For one human being to love another;
that is perhaps the most difficult of all our tasks,
the ultimate, the last test and proof,
the work for which all other work is but preparation.
— Rainer Maria Rilke
[I have avoided writing this; dreaded the moment when I force myself to write about the sermon on Sunday about Turning your Family or Friends into an Idol. A part of my Be Real series.]
I have spent the last twenty-three years trying to understand my family and a lifetime of living within relationships that I cannot understand. It has been long and hard. Even in my most optimistic moments, yes I do have them, I don’t have much good to say about growing up in my family of origin. I do not idolize family, if anything I have turned recovery from my family’s co-dependence into an idol by spending so much emotional energy on it. These days, I just want to do and think about something else. I’m tired of the subject. It is a stove that guarantees to burn.
My family of origin was dysfunctional. My family was hard to grow up in. I got an acid stomach ache every time I walked through the doors of my parent’s home as a young adult, when I was living nearby and coming over for Sunday meals. My family was (Oh! You see, there goes my blood pressure rising as I write this. My heart is beating more quickly. Anxiety floods into my chest. Cold white panic sits in my belly.) Just to talk about it still causes me physical pain.
I’ve told this story elsewhere on my blog, so I don’t want to belabor it. My father was verbally and emotionally abusive. Home was a place of fear, secrets, and shame. My family was not all bad – there was love, my mother reminded me recently. You could call it that. My father could be tender and loving. One never knew if he was going to think you were good or bad, pleasing or not, funny and clever or rude and cheeky, insightful and brave or insulting and mean. It had no logic or rhythm, my father’s anger. It only had the same result over and over – to me family came to mean fear, anxiety and pulse pounding stress.
My family was nothing you’d want to be a part of and that hurts. If my father had lived I don’t know what I would have done about his impact on my children. I am (mostly) grateful that I never had to figure that out, because he was verbally mean and dangerous, and his anger was frightening. (My stomach lurches again.) It still frightens me because I am his child — I got his brain and his verbal skills and red hot temper.
I did two decades of psychotherapy to heal. I spent years in a fog of alcohol and before that as a workaholic. I was always eager to make my dad happy and he rarely was satisfied with me. This is his legacy. This is what I have now — and all I can do is stumble to the foot of the cross. Without Jesus in my life I would be – without Jesus I am a shattered and broken person. If there is anything good in me, it is Jesus.
So when I hear sermons about how people idolize their family to the point of putting them ahead of Yahweh (which is what any idol is) I feel kind of sick to my stomach. And my heart feels heavy with sadness that can’t be ignored. I’m not ignoring it but I’m also trying not to place it too high in importance.
I don’t even feel envy anymore, okay perhaps a little, when I hear my pastor talk about how important his family is to him. But I’ve lived long enough and had enough hurtful experiences to not even believe in that mysterious thing — familial love — as something special or attainable, at least not for me.
We are not family in any way that our culture says is good. I don’t believe I can change that. I’m not sure that I should try. All I can do is work on my stuff – be responsible for how I treat others – not shutting anyone out when they reach for me. We are separate, autonomous, and seemingly lost to each other. I deeply love each member of my family but I know that they have found “family” elsewhere.

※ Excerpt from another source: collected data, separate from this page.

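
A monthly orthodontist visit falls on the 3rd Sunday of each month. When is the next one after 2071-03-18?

2071-04-19

March 2071 starts on a Sunday; its first Sunday is the 1st, so the 3rd Sunday is the 15th — 2071-03-15.
That is not after 2071-03-18, so look at April 2071.
April 2071 starts on a Wednesday; its first Sunday is the 5th, so the 3rd Sunday is the 19th — 2071-04-19.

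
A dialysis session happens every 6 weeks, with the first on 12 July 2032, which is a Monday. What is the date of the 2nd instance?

23 August 2032

The 2nd occurrence is 1 interval after the first: 1 × 42 = 42 days after 12 July 2032.
July has 31 days — 19 days to the end of July leaves 23.
23 days into August → 23 August 2032.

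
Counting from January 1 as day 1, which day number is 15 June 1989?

Days in months before June: 31 + 28 + 31 + 30 + 31 = 151.
Plus 15 days into June → day 166.

166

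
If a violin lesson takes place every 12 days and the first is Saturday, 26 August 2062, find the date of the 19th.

The 19th occurrence is 18 intervals after the first: 18 × 12 = 216 days after 26 August 2062.
August has 31 days — 5 days to the end of August leaves 211.
September has 30 days (181 left).
October has 31 days (150 left).
November has 30 days (120 left).
December has 31 days (89 left).
January has 31 days (58 left).
February has 28 days (30 left).
30 days into March → 30 March 2063.

30 March 2063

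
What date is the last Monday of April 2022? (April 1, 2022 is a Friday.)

April 2022 begins on a Friday, so the first Monday is April 4 (3 days later).
April 2022 has 30 days. Adding weeks: 4, 11, 18, 25 — the last one ≤ 30 is the 25th.

2022-04-25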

Most days it is all I can do to love my husband and kids without smothering, boxing in, shaming, chiding and berating, criticizing, or condemning someone. You do what you know. I want to know something different, something better. And Tom has taught me something else, he is beautiful, pure and good. After almost twenty years of marriage, I can say he will not intentionally hurt me and I believe it.
It is all I can do to try to live in the midst of the reality that I have no faith in the idea family. To me it represents broken hopes and pain. When people talk about their “precious family” life, I will smile in response and inside I am wondering what the hell they are talking about.
Lest you completely despair for me, I wrotethe following poem last year. It too is true.
I Never Knew Love
I never knew
that love would be so good.
Our beautiful chaotic life
of music, creativity and ideas. Of
trust, values, and goodness.
what it means to give up yourself, yes die
to self. That’s love
Often the world says
otherwise. But they don’t have
this beautiful chaotic life
I thought we had to fight,
more than not. I imagined
we would be in constant friction.
Because the house that raised me
burned to the ground.
But I learned
the way to live is to give. Then
you get it all back without even realizing you are loved.
My dear, you are, everything.
And from you I have learned
So how can that be true and all the above as well? All I can say is that it is and that is the tension of life. I am learning how be in and make a family. I am learning about loving, giving, and hoping and perhaps one day I will be able write more about what it means to create your own “precious family.” Until then, all I can say is, no, I don’t idolize my family.
(Parenting by Free Fall is something I wrote about my fear of parenting based on my experiences.)